Machines All the Way Up and Cognition All the Way Down:
Updating the machine metaphor in biology
by Michael Levin and Richard Watson
Regarding "likely never exposed to in its evolutionary history", it's an immediate No from me. The speed and reliability of the process indicates that it was a direct traversal of the respective tree by the provided key. The evolutionary history of planaria contains not only the history in the form of planaria but also of ancestors up to bacteria. Even if it was not specifically Barium Chloride, they definitely encountered and remembered something from the respected range (of some chemical property).
"a small number of genes" out of "several tens of thousands" are much more interesting. Consider building a house. There are several actions - "Place a roof," "Install doors and windows," "Erect walls," "Prepare foundation," etc. All are retrieved by the key "Build a house." But in what order to perform them? Actions have prerequisites and results - the basic analysis allows us to determine the correct order. Most likely something similar happens in this case. Note that genes here are viewed like "skill mini-programs," but they are not the ones performing the core algorithm of selecting "a small number of genes" out of "several tens of thousands". Intelligence in planaria is somewhere else. Not in the head obviously.
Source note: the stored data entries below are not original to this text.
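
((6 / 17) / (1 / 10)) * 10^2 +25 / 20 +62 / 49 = 1184381 / 3332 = 355.46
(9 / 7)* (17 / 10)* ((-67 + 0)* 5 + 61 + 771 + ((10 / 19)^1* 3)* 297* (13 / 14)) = 2038.07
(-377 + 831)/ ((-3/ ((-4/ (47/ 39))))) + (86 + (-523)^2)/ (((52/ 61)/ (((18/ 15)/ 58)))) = 17457703/ 2444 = 7143.09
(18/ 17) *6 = 108/ 17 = 6.35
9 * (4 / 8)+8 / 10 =53 / 10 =5.30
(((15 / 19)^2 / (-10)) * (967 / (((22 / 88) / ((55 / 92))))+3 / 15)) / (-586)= 598383 / 2432779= 0.25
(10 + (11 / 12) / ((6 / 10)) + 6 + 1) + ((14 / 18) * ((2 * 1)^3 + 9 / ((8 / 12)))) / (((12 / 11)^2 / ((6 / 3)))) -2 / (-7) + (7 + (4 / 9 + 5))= 538519 / 9072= 59.36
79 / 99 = 0.80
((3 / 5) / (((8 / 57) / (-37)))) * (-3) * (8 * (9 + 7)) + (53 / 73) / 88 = 1950943369 / 32120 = 60739.21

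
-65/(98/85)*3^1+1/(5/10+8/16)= -16477/98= -168.13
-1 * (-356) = 356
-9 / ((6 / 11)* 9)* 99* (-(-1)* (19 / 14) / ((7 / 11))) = -75867 / 196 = -387.08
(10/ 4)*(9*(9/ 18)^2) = 45/ 8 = 5.62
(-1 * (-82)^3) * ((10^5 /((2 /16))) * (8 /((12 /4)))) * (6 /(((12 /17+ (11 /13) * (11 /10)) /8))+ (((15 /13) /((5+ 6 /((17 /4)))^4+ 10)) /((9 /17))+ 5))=2426440348507264196096000000 /60090032680119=40380080360815.99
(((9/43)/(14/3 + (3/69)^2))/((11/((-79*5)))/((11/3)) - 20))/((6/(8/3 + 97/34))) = -352924995/171209928148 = -0.00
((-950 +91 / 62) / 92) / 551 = -58809 / 3142904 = -0.02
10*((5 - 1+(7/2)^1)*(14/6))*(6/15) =70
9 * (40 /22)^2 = 3600 /121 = 29.75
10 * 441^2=1944810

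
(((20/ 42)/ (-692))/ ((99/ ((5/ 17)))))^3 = -15625/ 1828683424998815521752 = -0.00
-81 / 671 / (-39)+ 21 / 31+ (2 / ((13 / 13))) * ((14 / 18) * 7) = 28156654 / 2433717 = 11.57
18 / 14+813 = 5700 / 7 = 814.29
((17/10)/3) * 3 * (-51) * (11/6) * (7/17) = -1309/20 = -65.45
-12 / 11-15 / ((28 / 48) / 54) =-107004 / 77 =-1389.66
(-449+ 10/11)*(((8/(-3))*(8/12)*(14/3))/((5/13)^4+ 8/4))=10511361952/5716953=1838.63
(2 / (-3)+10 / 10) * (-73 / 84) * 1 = -73 / 252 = -0.29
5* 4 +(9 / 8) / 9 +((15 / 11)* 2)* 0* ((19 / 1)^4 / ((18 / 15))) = 161 / 8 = 20.12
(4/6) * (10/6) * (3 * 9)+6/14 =213/7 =30.43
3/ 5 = 0.60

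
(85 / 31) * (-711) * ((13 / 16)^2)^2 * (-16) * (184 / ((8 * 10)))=7939986561 / 253952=31265.70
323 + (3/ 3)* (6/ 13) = 4205/ 13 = 323.46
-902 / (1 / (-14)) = 12628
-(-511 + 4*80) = 191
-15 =-15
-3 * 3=-9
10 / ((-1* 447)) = -10 / 447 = -0.02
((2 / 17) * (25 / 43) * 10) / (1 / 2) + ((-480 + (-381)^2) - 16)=105751115 / 731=144666.37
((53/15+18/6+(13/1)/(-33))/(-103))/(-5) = 0.01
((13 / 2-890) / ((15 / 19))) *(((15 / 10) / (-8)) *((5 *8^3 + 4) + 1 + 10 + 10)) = 17357241 / 32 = 542413.78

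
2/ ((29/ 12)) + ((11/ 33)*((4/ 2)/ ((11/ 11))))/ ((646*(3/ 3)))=23285/ 28101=0.83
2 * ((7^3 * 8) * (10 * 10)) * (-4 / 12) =-548800 / 3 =-182933.33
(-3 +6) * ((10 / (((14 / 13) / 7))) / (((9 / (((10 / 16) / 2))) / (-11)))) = -3575 / 48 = -74.48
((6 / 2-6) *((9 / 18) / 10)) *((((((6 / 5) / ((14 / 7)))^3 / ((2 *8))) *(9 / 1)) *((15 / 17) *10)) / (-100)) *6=6561 / 680000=0.01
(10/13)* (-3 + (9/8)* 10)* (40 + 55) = 15675/26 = 602.88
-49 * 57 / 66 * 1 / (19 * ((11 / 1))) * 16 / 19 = -392 / 2299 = -0.17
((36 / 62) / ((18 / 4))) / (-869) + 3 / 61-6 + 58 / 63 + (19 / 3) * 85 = 55211034104 / 103526577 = 533.30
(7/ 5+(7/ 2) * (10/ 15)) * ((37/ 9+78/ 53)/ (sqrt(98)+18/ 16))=-1193024/ 4921845+66809344 * sqrt(2)/ 44296605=1.89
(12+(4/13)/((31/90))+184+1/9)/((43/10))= 45.81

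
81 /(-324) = -1 /4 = -0.25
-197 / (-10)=197 / 10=19.70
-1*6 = -6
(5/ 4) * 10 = 25/ 2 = 12.50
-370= -370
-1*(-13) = 13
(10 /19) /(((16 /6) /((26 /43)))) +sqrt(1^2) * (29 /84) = 31883 /68628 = 0.46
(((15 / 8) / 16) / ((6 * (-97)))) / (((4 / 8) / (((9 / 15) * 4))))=-3 / 3104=-0.00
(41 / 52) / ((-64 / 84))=-861 / 832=-1.03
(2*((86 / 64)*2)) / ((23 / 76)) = 817 / 46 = 17.76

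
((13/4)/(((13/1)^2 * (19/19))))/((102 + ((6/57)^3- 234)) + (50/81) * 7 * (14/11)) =-6111369/40200392960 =-0.00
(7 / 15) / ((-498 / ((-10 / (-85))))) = -0.00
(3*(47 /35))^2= 16.23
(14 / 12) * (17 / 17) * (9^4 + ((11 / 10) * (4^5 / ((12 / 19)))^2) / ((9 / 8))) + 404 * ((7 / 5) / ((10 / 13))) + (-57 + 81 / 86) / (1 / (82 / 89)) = 3007028.16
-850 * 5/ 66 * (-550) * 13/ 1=1381250/ 3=460416.67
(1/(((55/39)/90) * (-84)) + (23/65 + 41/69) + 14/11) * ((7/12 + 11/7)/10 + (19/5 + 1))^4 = 28901291884502902073/31261342694400000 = 924.51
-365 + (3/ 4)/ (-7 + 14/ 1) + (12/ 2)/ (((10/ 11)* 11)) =-51001/ 140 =-364.29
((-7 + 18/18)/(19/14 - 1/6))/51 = -0.10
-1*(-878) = 878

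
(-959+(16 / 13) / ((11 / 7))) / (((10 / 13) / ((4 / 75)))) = -3654 / 55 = -66.44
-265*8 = -2120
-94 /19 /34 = -47 /323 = -0.15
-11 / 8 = -1.38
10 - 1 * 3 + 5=12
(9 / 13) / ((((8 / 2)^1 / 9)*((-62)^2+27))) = 81 / 201292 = 0.00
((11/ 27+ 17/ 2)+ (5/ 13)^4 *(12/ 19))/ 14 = 261423979/ 410250204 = 0.64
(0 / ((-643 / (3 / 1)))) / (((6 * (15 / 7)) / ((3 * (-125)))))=0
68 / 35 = 1.94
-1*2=-2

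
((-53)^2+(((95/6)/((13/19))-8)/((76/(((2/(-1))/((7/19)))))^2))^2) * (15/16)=3282645722285/1246522368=2633.44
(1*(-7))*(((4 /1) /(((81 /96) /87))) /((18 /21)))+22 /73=-3367.99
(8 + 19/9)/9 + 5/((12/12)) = 496/81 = 6.12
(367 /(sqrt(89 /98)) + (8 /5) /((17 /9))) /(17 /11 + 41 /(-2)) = -56518 * sqrt(178) /37113 - 528 /11815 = -20.36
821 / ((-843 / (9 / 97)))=-2463 / 27257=-0.09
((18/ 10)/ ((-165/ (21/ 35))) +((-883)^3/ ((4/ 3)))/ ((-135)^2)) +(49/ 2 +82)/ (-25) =-37871298523/ 1336500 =-28336.18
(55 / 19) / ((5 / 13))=143 / 19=7.53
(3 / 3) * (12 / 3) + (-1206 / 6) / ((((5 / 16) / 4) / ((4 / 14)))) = -25588 / 35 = -731.09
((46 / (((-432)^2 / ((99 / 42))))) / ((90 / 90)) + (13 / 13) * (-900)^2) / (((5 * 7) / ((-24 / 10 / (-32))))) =352719360253 / 203212800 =1735.71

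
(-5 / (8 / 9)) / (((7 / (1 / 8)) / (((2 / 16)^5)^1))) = -45 / 14680064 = -0.00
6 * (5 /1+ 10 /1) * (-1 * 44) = -3960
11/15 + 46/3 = 241/15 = 16.07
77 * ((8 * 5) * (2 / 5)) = 1232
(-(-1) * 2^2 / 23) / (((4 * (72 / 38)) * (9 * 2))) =19 / 14904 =0.00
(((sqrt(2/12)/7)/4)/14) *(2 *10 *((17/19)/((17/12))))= 5 *sqrt(6)/931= 0.01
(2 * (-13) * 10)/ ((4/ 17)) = -1105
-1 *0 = 0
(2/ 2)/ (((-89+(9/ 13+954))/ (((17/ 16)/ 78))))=1/ 63552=0.00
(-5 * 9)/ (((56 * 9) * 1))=-5/ 56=-0.09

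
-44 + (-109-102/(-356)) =-27183/178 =-152.71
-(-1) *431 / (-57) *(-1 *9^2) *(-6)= -69822 / 19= -3674.84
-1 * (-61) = 61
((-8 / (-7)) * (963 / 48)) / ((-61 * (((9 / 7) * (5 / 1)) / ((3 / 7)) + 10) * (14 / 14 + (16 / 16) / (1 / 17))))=-107 / 128100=-0.00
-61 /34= -1.79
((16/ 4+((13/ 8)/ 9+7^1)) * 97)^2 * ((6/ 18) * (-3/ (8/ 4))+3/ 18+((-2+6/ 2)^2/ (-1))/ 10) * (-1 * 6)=15852894785/ 5184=3058042.98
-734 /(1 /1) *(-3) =2202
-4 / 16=-1 / 4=-0.25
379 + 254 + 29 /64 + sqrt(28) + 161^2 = 2 * sqrt(7) + 1699485 /64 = 26559.74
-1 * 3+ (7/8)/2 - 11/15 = -791/240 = -3.30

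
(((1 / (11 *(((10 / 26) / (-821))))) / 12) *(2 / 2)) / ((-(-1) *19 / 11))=-10673 / 1140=-9.36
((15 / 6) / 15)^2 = 1 / 36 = 0.03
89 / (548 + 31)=89 / 579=0.15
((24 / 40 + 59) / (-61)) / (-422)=149 / 64355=0.00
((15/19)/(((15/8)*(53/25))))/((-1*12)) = -50/3021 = -0.02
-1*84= -84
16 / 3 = 5.33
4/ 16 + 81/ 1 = 81.25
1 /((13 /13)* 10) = 1 /10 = 0.10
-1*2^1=-2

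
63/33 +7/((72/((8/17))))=3290/1683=1.95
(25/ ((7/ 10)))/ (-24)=-125/ 84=-1.49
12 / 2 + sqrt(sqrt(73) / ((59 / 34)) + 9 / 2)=9.07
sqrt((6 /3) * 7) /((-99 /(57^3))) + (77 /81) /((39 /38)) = 2926 /3159-20577 * sqrt(14) /11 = -6998.35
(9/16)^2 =81/256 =0.32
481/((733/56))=26936/733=36.75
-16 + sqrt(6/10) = -15.23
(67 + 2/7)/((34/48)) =11304/119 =94.99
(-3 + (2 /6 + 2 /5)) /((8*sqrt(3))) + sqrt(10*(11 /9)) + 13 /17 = -17*sqrt(3) /180 + 13 /17 + sqrt(110) /3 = 4.10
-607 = -607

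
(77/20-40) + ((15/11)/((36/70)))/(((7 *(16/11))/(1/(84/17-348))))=-36.15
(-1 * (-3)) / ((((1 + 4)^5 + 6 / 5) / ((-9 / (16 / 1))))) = -135 / 250096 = -0.00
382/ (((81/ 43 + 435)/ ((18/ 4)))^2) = 3178431/ 78425288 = 0.04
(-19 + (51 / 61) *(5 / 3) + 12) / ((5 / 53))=-18126 / 305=-59.43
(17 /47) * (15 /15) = 17 /47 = 0.36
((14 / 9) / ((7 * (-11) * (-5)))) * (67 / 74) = 67 / 18315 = 0.00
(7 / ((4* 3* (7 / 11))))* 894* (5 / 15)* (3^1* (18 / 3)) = 4917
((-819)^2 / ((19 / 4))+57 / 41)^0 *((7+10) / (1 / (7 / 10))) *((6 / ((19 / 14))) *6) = 29988 / 95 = 315.66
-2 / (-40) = 1 / 20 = 0.05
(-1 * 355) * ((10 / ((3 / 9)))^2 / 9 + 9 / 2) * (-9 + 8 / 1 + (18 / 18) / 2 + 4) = -519365 / 4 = -129841.25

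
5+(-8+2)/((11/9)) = 1/11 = 0.09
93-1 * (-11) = 104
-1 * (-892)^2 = -795664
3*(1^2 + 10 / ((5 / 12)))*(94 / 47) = 150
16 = 16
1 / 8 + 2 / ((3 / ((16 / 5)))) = 271 / 120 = 2.26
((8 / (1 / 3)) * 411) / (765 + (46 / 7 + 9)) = 8631 / 683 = 12.64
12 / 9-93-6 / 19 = -5243 / 57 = -91.98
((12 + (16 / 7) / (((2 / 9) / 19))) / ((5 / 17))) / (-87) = -8228 / 1015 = -8.11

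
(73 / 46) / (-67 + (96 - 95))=-0.02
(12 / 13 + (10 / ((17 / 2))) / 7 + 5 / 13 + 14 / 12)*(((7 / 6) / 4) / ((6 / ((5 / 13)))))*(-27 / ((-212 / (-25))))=-3065875 / 19490432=-0.16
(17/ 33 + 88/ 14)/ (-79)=-1571/ 18249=-0.09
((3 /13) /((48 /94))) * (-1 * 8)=-47 /13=-3.62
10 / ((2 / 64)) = 320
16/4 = 4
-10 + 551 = 541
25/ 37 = 0.68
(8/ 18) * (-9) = -4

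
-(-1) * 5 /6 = 5 /6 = 0.83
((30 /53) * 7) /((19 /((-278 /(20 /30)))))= -87570 /1007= -86.96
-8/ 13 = -0.62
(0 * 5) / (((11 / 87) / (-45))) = 0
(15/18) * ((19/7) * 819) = 3705/2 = 1852.50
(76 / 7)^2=5776 / 49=117.88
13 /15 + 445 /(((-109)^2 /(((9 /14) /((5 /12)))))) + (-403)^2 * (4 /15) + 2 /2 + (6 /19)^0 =54031925483 /1247505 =43311.99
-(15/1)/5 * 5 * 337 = -5055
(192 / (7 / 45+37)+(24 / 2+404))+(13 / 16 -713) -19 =-310.02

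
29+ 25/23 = 692/23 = 30.09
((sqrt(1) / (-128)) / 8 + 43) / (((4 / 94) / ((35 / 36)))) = 24143665 / 24576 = 982.41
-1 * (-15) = 15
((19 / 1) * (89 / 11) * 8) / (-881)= -13528 / 9691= -1.40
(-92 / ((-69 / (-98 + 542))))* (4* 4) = 9472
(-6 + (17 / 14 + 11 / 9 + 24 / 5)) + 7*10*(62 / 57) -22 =662861 / 11970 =55.38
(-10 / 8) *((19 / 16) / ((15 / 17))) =-1.68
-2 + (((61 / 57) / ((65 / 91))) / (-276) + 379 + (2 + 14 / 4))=30087023 / 78660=382.49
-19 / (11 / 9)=-15.55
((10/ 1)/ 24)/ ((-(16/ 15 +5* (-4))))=25/ 1136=0.02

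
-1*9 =-9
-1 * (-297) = 297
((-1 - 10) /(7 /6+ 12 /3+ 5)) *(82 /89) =-5412 /5429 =-1.00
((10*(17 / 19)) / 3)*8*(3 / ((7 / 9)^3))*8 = 7931520 / 6517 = 1217.05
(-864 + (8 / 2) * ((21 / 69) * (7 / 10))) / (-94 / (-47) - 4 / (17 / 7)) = -843727 / 345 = -2445.59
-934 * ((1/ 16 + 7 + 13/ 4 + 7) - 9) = -62111/ 8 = -7763.88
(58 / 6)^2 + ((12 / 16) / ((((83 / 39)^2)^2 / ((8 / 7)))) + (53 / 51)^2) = 81712158751172 / 864073650447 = 94.57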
I don't know where.
***
The core algorithm of cognition is about selecting a proper behavior fast. It will suggest a meaningful action, which will move the needle. But please note that it does not provide any guarantees. It is not about "reaching" a goal, rather it is about "getting closer" to it.
In the next part I will propose several applications of this theory to various areas. Those are only speculations. But my goal is not to become an author of the theory of intelligence, but to push the research forward for humans to finally develop one.